Consegui uma carona e me desloquei até o local, na região da Vila Carvalho.

No caminho, fui pensando se valeria  a pena participar do episódio. Afinal, jornalista não é  personagem da notícia e deve evitar, ao máximo, de sê-lo. Claro que há exceções e, naquele instante, as consequências daquela situação poderia fazer vir a me tornar uma peça da história que naquele momento estava em curso.

 

 

Ao chegar no local, a movimentação era grande. Muitas pessoas, curiosas, eram mantidas à distância pelos policiais, mas acompanhavam todas as negociações.

 

 

O policial que comandava a operação explicou o que havia acontecido: uma discussão havia originado no assassinato. A vítima, segundo as informações, era de família muito conhecida e com histórico de reações violentas quando contrariadas. Depois de ter praticado o crime, o autor acabou sendo localizado e, na fuga, refugiou-se numa casa. Mandou as pessoas saírem e se trancou, ameaçando trocar tiros com a polícia se tentasse entrar.

 

 

Depois de muita conversa, à distância, com os policias, decidiu se entregar. Exigiu a presença de um jornalista para contar sua versão do crime e ter segurança de que nada aconteceria com ele.

 

 

O acusado do assassinato estava armado com a arma do crime (um revólver com seis balas no tambor) e fazia apariação esporádicas na janela perguntando se tinham encontrado um jornalista para ”negociar” com ele a sua rendição. A situação era tensa até porque, alguns dos policiais mais exaltados, não concordavam com a exigência. Para eles, o homem tinha que se entregar e pronto e não importava as consequências e, o cerco, estava muito bem feito o que evitaria sua fuga. Outros, mais ponderados, entendiam que deveriam fazer o acordo para evitar consequências mais graves pois tudo ali era imprevisível.

 

– O jornalista chegou! – gritou um dos policiais.

 

 

– Manda ele vir aqui, mas só ele! – respondeu.

 

 

O responsável pela ação policial perguntou se eu tinha certeza do que estava fazendo pois poderia desisitir. Não recuei da decisão, até porque tinha concluído que seria uma grande reportagem.

 

– Vai, mas com muito cuidado! – disse o policial.

 

A casa era cercada de balaústre. Levantei o bloco e caneta, meus instrumentos de trabalho, para que o homem visse. Ele fez um sinal para que se aproximasse da janela onde se encontrava. Quando eu estava próximo, ele disse:

 

– Não precisa ficar com medo.

 

Cheguei até a ele. Estendi a mão para o cumprimento; ele deixou o revólver de lado e fez o mesmo.

 

– Tudo bem? – Perguntei

 

– Não ‘tá não, né? Matei um cara e vou preso.

 

Ele disse que queria dar a entrevista.

 

Entrevistei-o. Ele me contou que conhecia a vítima e mantinha relação conflituosa com ela e seus familiares. Disse ter sido ameaçado várias vezes e, naquela manhã, quando se encontraram houve nova discussão e o assassinato.

 

– Ele ia sacar a arma dele. Matei ele. Antes ele do que eu – disse.

 

Depois da entrevista, perguntei:

 

– Tudo tranquilo? Posso chamar os policiais?

 

– Pode chamar. Só dois.

 

Fiz um sinal em direção aos policiais para que viessem e, com outro sinal, mostrei que deveriam ser só dois.

 

Com a aproximação dos policiais, ele voltou a pegar a arma, como forma de se garantir.

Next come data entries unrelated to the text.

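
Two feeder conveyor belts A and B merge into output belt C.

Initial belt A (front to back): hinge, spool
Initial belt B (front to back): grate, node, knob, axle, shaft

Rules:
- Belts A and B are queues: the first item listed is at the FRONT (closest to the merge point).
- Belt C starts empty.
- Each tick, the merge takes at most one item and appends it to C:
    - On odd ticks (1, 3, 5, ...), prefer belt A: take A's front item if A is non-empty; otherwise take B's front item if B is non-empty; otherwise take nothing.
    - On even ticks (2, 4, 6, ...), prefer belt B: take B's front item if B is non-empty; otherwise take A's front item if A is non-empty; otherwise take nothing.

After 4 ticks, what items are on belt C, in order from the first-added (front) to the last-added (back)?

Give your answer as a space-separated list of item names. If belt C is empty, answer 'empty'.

Answer: hinge grate spool node

Derivation:
Tick 1: prefer A, take hinge from A; A=[spool] B=[grate,node,knob,axle,shaft] C=[hinge]
Tick 2: prefer B, take grate from B; A=[spool] B=[node,knob,axle,shaft] C=[hinge,grate]
Tick 3: prefer A, take spool from A; A=[-] B=[node,knob,axle,shaft] C=[hinge,grate,spool]
Tick 4: prefer B, take node from B; A=[-] B=[knob,axle,shaft] C=[hinge,grate,spool,node]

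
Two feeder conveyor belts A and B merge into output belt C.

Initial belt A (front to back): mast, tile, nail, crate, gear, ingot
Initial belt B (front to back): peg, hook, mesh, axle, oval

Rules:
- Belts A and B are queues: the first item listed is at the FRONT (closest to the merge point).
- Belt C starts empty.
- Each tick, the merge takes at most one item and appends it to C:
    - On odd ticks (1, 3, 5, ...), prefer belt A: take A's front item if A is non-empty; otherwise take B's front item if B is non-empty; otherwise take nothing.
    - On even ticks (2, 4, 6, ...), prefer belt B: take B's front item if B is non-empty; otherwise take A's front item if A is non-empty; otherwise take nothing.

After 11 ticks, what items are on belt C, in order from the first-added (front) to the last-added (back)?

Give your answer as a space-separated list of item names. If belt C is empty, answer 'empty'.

Tick 1: prefer A, take mast from A; A=[tile,nail,crate,gear,ingot] B=[peg,hook,mesh,axle,oval] C=[mast]
Tick 2: prefer B, take peg from B; A=[tile,nail,crate,gear,ingot] B=[hook,mesh,axle,oval] C=[mast,peg]
Tick 3: prefer A, take tile from A; A=[nail,crate,gear,ingot] B=[hook,mesh,axle,oval] C=[mast,peg,tile]
Tick 4: prefer B, take hook from B; A=[nail,crate,gear,ingot] B=[mesh,axle,oval] C=[mast,peg,tile,hook]
Tick 5: prefer A, take nail from A; A=[crate,gear,ingot] B=[mesh,axle,oval] C=[mast,peg,tile,hook,nail]
Tick 6: prefer B, take mesh from B; A=[crate,gear,ingot] B=[axle,oval] C=[mast,peg,tile,hook,nail,mesh]
Tick 7: prefer A, take crate from A; A=[gear,ingot] B=[axle,oval] C=[mast,peg,tile,hook,nail,mesh,crate]
Tick 8: prefer B, take axle from B; A=[gear,ingot] B=[oval] C=[mast,peg,tile,hook,nail,mesh,crate,axle]
Tick 9: prefer A, take gear from A; A=[ingot] B=[oval] C=[mast,peg,tile,hook,nail,mesh,crate,axle,gear]
Tick 10: prefer B, take oval from B; A=[ingot] B=[-] C=[mast,peg,tile,hook,nail,mesh,crate,axle,gear,oval]
Tick 11: prefer A, take ingot from A; A=[-] B=[-] C=[mast,peg,tile,hook,nail,mesh,crate,axle,gear,oval,ingot]

Answer: mast peg tile hook nail mesh crate axle gear oval ingot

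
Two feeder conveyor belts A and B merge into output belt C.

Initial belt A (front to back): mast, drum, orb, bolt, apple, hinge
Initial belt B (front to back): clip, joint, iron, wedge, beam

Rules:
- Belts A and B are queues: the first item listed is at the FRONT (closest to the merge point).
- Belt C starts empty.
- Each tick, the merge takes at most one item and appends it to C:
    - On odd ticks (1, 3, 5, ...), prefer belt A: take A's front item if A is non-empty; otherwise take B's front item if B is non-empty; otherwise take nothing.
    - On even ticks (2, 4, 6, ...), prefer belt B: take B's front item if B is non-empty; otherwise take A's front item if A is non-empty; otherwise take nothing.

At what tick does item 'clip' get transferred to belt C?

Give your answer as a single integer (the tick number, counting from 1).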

Os agentes se aproximaram.

 

Depois, entregou o revólver, saiu da casa e se entregou, sendo algemado e conduzido para o camburão.

 

Soube depois que, levado a julgamento, foi condenado.

 

Anos depois, ele foi assassinado a tiros na saida para Três Lagoas.

 

A polícia recebeu denúncia anônima e encontrou o corpo crivado de balas, em uma mata às margens da BR-163, na saída para Cuiabá. Conforme as informações que recebi, antes de ser morto ele teria rolado no chão como se estivesse tentando escapar dos tiros.